Design, develop, and maintain CI/CD pipelines using GitLab CI/CD to support a robust and efficient software delivery lifecycle.
Manage and maintain infrastructure on cloud platforms (especially GCP) using Infrastructure as Code (IaC) practices with tools such as Terraform.
Deploy and operate applications on Kubernetes (GKE), including configuration for autoscaling, security, and cost optimization.
Utilize tools such as ArgoCD to implement GitOps and automate deployments across multiple environments.
Build and manage monitoring and alerting systems using tools such as Prometheus, Grafana, Cloud Monitoring (Stackdriver), and other observability tools.
Collaborate with Development, QA, and Security teams to ensure systems are performant, secure, and auditable.
Manage and maintain database systems such as PostgreSQL, MySQL, and MongoDB with a focus on performance, availability, and backup strategies.
Investigate and resolve production issues related to system performance, reliability, and scalability.

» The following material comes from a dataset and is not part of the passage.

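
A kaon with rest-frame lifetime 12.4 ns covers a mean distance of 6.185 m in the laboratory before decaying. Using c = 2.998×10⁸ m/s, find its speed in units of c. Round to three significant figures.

0.857c

Let x = d/(cτ) = 6.185 m / (2.998×10⁸ m/s × 1.240×10^-8 s) = 1.6637. Since d = βγcτ, x = βγ = β/√(1−β²).
Solving: β² = x²/(1+x²) = 2.7679/3.7679 = 0.7346, so β = 0.857.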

Contribute to the design of Disaster Recovery and High Availability strategies.
Advocate and lead the adoption of DevOps best practices within the team and provide technical mentorship to peers.
Qualifications
Minimum 3 years of experience in DevOps, SRE, or Infrastructure Engineering.
Strong expertise in cloud platforms (e.g., GCP, Huawei Cloud), including services such as networking (VPC), databases (Cloud SQL), load balancing, and IAM.
Proficient in containerization and orchestration, including Docker and Kubernetes (both workload and cluster operations), with experience in tools within the Kubernetes ecosystem such as Helm and Kustomize.
Experience in Infrastructure as Code (IaC) using tools like Terraform or Pulumi.
Hands-on experience with CI/CD pipelines (e.g., GitLab CI/CD) and GitOps practices (e.g., Argo CD).
Experience with observability and monitoring tools such as Prometheus, Grafana, and cloud-native monitoring solutions (e.g., Google Cloud Monitoring).
Solid understanding of system security, including IAM, secret management (e.g., HashiCorp Vault), network policies, authentication/authorization (OAuth2, OIDC), and access control (RBAC/ACL), as well as integration with Identity Providers (IdP).
Strong Linux administration skills, including shell scripting (bash/sh) for automation and troubleshooting.
Experience designing and managing service mesh architectures (e.g., Istio), including traffic management, mTLS, and policy enforcement.
Experience managing both relational and NoSQL databases (e.g., PostgreSQL, MySQL, MongoDB).
Proven experience operating large-scale, highly available, and scalable systems, particularly in microservices architectures.
Strong communication skills and ability to collaborate effectively with cross-functional teams (Dev, QA, Product, Security).